Grand Paris Express : mode d'emploi pour fabriquer un tunnelier

Reportage à Schwanau, en Allemagne, dans l’usine qui produit 19 des 21 tunneliers du Grand Paris Express.
César Armand
Chez Herrenknecht AG, on fabrique ce tunnelier de 100 mètres de long et d’environ 10 mètres de diamètre au cœur d’un site de 24 hectares.
Chez Herrenknecht AG, on fabrique ce tunnelier de 100 mètres de long et d’environ 10 mètres de diamètre au cœur d’un site de 24 hectares. (Crédits : Sipa)

Avant de creuser les sous-sols franciliens pour la Société du Grand Paris (SGP), les tunneliers du Grand Paris Express sont fabriqués en Allemagne. Ce n'est pas bien loin : il faut prendre le TGV jusqu'à Strasbourg, puis la voiture pendant trente minutes, et vous voici à Schwanau chez Herrenknecht AG, la dernière entreprise à fabriquer des tunneliers en Europe. Sur place, impossible de rater la machine.

Au cœur du site de 24 hectares trône un cylindre de 100 mètres de long et d'environ 10 mètres de diamètre. Outre la roue de coupe, équipée de couteaux et de racleurs qui découperont le sol, le tunnelier comporte, pour sa partie visible, un tapis roulant qui évacue les déblais vers l'arrière ainsi que des anneaux en béton - des voussoirs - posés au fur et à mesure pour former la voûte du tunnel. L'ensemble pèse près de 1.500 tonnes et coûte près de 20 millions d'euros.

Le fabricant garantit en effet une disponibilité de la machine supérieure à 95%, voire à 98%, du temps, car un arrêt coûte à l'entreprise de BTP entre 80.000 et 100.000 euros par jour. Soit les équipes de Bouygues, Eiffage, NGE et Vinci sont formées à l'entretien et à la maintenance par le personnel allemand, soit ce dernier leur fournit un soutien en ingénierie dans la soudure et le montage d'éléments.

Fonctionnement rodé

Alors que le président du directoire de la SGP appuie sur un bouton rouge comme l'aurait fait un enfant devant un jouet grandeur nature, la roue commence à se mouvoir. « Comme disait Galilée, "Et pourtant, elle tourne!"  », s'amuse Thierry Dallard.

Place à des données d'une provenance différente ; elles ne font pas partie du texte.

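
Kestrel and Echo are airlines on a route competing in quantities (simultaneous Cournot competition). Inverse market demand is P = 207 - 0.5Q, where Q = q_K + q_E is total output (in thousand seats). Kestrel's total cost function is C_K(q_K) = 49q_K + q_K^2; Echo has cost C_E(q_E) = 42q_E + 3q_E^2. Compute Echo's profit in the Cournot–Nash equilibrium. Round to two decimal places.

1406.76

Kestrel's profit: π_K = (207 - 0.5Q)q_K - (49q_K + q_K²). Setting ∂π_K/∂q_K = 0: 158 - 3q_K - (1/2)(q_E) = 0.
Echo's first-order condition: 165 - 7q_E - (1/2)(q_K) = 0.
Best responses: q_K = (158 - (1/2)q_E)/3, q_E = (165 - (1/2)q_K)/7.
Solving the pair: q_K = 49.3253, q_E = 1664/83.
Price P = 207 - (1/2)·69.3735 = 172.3133.
Echo's profit: 172.3133·(1664/83) - 42·(1664/83) - 3(1664/83)² = 1406.7551.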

À la vitesse de deux tours par minute, le tunnelier pose à 10 à 12 anneaux par jour. Autrement dit, il avance de 20 à 24 mètres quotidiennement... « quand tout va bien », précise Guy Lechantre, gérant France de la société allemande. Les 13 moteurs de la roue de coupe, dont la puissance de 4,5 MWh est générée par des vérins hydrauliques, permettent, via un système d'injection embarqué, d'envoyer de la mousse et de l'eau pour malaxer le terrain, d'empêcher tout tassement et de progresser en excavant la terre. Dans un hangar voisin, des ouvriers s'attellent justement à la fabrication de la roue avec de l'acier, des plaques faciles à souder et des matériaux extrêmement résistants à l'usure du fait de leur frottement permanent au terrain. Herrenknecht en réalise seulement la moitié, confiant le reste à des sous-traitants.

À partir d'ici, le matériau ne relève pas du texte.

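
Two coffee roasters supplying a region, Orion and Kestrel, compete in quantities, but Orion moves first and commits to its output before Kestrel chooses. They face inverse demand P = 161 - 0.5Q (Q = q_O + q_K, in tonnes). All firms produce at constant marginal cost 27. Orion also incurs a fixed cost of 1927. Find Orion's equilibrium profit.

Solve by backward induction. Given q_O, the follower Kestrel maximises π_K = (161 - (1/2)q_O - (1/2)q_K)q_K - 27q_K.
Setting the follower's marginal profit to zero, 134 - (1/2)q_O - q_K = 0, i.e. q_K = (134 - (1/2)q_O).
The leader anticipates this reaction. Substituting into P = 161 - 0.5Q gives P = 94 - (1/4)q_O, so π_O = (94 - (1/4)q_O)q_O - 27q_O.
The leader's first-order condition 67 - (1/2)q_O = 0 yields q_O = 134.
Then q_K = (134 - (1/2)·134) = 67.
Price P = 161 - (1/2)·201 = 121/2.
Orion's profit: (121/2 - 27)·134 - 1927 = 2562.

2562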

Derrière cette roue de coupe se trouve la chambre d'excavation, où s'accumulent les morceaux découpés. En cas de problème, par exemple s'il faut changer une molette, le pilote peut quitter son poste et y accéder. Il faut toutefois qu'il passe par un sas de décompression, qui permet une transition atmosphérique entre les deux pièces sans s'astreindre à revêtir un scaphandre. Dans la cabine de pilotage se trouvent six écrans de contrôle. Au moindre problème - manque d'eau pour refroidir la machine, défaut de lubrification et/ou insuffisance de graisse pour la faire progresser -, le pilote est instantanément informé par une alarme.

Une fois que toutes les pièces ont été assemblées en usine et testées à l'air libre, les tunneliers sont démontés. La limite de poids étant de 100 à 110 tonnes pour rouler jusqu'à Paris, cent camions sont mobilisés, en trente convois exceptionnels. Quatre jours et trois nuits de trajet plus tard, ils arrivent sur site, sont remontés à l'identique et une nouvelle fois testés. Une fois ces essais réussis, ils peuvent entrer en action, à près de 50 mètres de profondeur. Entre le montage de la première pièce et leur introduction dans le sous-sol, il ne se sera écoulé que trois mois.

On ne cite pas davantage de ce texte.